Losing to China Where It Matters

Isaiah J. Poole

Somewhat buried in the news this week was a forecast by Global Insight, a U.S. consulting firm, that China would overtake the United States as the leading global manufacturer in 2009. That forecast deserves more attention, because American workers want and need real answers from the next president on the policies they will espouse that will produce real jobs and boost our economy.

Perhaps one reason the Global Insight forecast hasn’t gotten more attention is that most U.S. residents in a Global Insight/Financial Times poll thought that China had overtaken the United States in manufacturing long ago. And no wonder: Since January 2001, when President Bush took office, the United States has lost more than 3.5 million manufacturing jobs, and has seen a net loss of more than 3.2 million jobs in the goods-producing sector overall.

That helps explain why, in the past seven-and-a-half years of the conservative economic policies championed by President Bush and the Republicans, the number of unemployed people in the country has jumped more than 36 percent, from 6 million to 8.2 million. Meanwhile, our trade deficit with China rose from $83 billion to more than $250 billion at the end of 2007.

This week, Sen. John McCain addressed workers in York, Pa., and seemed to suggest, once again, that the core of the problem was that workers need more education and businesses need lower taxes. The tax argument has already been exposed as disingenuous, and is made even more threadbare by the tax loopholes big corporations exploit to evade any taxation at all. While it is true that our education system needs vast improvement to both equitably prepare our youth for the 21st-century world and to retrain workers in a changing economy, conservative leaders do not support significant investment in our public education system.

What conservatives won’t point out, but progressives must, is, as Charles McMillion noted in his post on China this week, is that while China’s political leadership has had an industrial policy that it has methodically executed, the United States has not—or at least nothing that goes much beyond the “greed is good” credo embraced by many economic conservatives.

China also has a public infrastructure investment policy that the United States lacks.
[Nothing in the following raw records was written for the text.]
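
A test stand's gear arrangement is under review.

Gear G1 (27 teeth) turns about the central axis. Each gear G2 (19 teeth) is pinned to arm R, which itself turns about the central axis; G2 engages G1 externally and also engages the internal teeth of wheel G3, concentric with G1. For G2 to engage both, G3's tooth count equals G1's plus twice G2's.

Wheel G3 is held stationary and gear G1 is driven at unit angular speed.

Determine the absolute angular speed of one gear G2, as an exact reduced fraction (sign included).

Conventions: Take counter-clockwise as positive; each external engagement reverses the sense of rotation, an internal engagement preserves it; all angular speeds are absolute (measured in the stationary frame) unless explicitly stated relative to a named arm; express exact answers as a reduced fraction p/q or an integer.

-27/38

recognized (axles ride arm R): planetary set, 27/19/65 teeth
ring teeth: 27 + 2·19 = 65
27(ω_sun−ω_arm) = −65(ω_ring−ω_arm),  ω_ring = 0, ω_sun = 1
27(1−ω_arm) = −65(0−ω_arm)  ⇒  92·ω_arm = 27  ⇒  ω_arm = 27/92
sun–planet mesh: 27·(1−27/92) = −19·(ω_p−ω_arm)  ⇒  ω_p−ω_arm = -1755/1748
ω_p = 27/92 − 1755/1748 = -27/38
exact speed ratio = -27/38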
While our federal and state governments find themselves unable to finance significant improvements in transportation and is doing virtually nothing in areas such as high-speed broadband, China is spending about 12 percent of its gross domestic product on infrastructure. That compares with the U.S. commitment of about 2.5 percent of its gross domestic product.

There are a number of factors involved in the slippage the United States and its workers are experiencing in the global economy, and the remedy has to be correspondingly bold and sweeping. One set of prescriptions was unveiled this week by the Economic Policy Institute, which is calling for a comprehensive set of competitiveness policies that include an Apollo-style alternative energy program; incentives for research and development that leads to new domestic industries and jobs and eliminating tax rules that encourage overseas investment; open new global trade talks with a goal of ensuring that workers in the U.S. and workers overseas get their share of job opportunities, fair wages and decent working conditions; and investments in both our physical infrastructure and our educational system.

The new EPI report touches on the kinds of issues that ought to be front and center of the economic debate in the coming weeks.